The pro forma adjustments are as follows:
Balance Sheet:
(1) To reflect the sale of the Assets and the debt reduction from the use of
the cash proceeds from the sale of the Assets as of September 1, 1998,
thereby reflecting the consolidated balance sheet as if the sale had been
consummated on August 31, 1998. The pro forma adjustment to "net assets of
discontinued operations" consists of the following:
Current assets $ (188,544)
Property, plant and equipment (8,248,567)
Other assets (942,640)
Current liabilities 219,065
Long-term debt 9,392,352
-------------
Net assets of discontinued operations $ 231,666
=============
F-5
<PAGE>
MERITAGE HOSPITALITY GROUP INC. AND SUBSIDIARIES
NOTES TO UNAUDITED PRO FORMA CONSOLIDATED FINANCIAL STATEMENTS
(CONTINUED)
(2) To recognize the earnings from operations of the discontinued business
segment from the measurement date (May 31, 1998) through the date of
disposal of the business segment (September 1, 1998) and to recognize the
deferred gain on the disposal of the business segment.

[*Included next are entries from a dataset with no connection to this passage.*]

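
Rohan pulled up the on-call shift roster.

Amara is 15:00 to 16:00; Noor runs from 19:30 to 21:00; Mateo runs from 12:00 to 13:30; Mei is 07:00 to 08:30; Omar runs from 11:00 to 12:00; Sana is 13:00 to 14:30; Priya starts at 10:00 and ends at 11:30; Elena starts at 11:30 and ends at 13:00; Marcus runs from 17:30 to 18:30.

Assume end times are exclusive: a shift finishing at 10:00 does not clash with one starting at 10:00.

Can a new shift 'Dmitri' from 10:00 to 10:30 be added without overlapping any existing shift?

No — it overlaps Priya

Mei: ends 08:30 at or before Dmitri starts 10:00 → clear.
Priya: starts 10:00 before Dmitri ends 10:30, and ends 11:30 after Dmitri starts 10:00 → overlap.
Omar: starts 11:00 at or after Dmitri ends 10:30 → clear.
Elena: starts 11:30 at or after Dmitri ends 10:30 → clear.
Mateo: starts 12:00 at or after Dmitri ends 10:30 → clear.
Sana: starts 13:00 at or after Dmitri ends 10:30 → clear.
Amara: starts 15:00 at or after Dmitri ends 10:30 → clear.
Marcus: starts 17:30 at or after Dmitri ends 10:30 → clear.
Noor: starts 19:30 at or after Dmitri ends 10:30 → clear.
Dmitri overlaps Priya.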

The net assets of discontinued operations after the pro forma adjustments
consist of the following:
Current assets, exclusive of notes receivable $ 371,611
Notes receivable from sale of assets 3,375,000
Other assets 60,890
Current liabilities (1,045,287)
------------
Net assets of discontinued operations $ 2,762,214
============
Statements of Operations:
The unaudited pro forma consolidated statements of operations for the year ended
November 30, 1997 (as restated) and for the nine months ended August 31, 1998
reflect the lodging business segment as a discontinued operation. There are no
pro forma adjustments to the statements of operations as the above described
transaction does not effect results from continuing operations.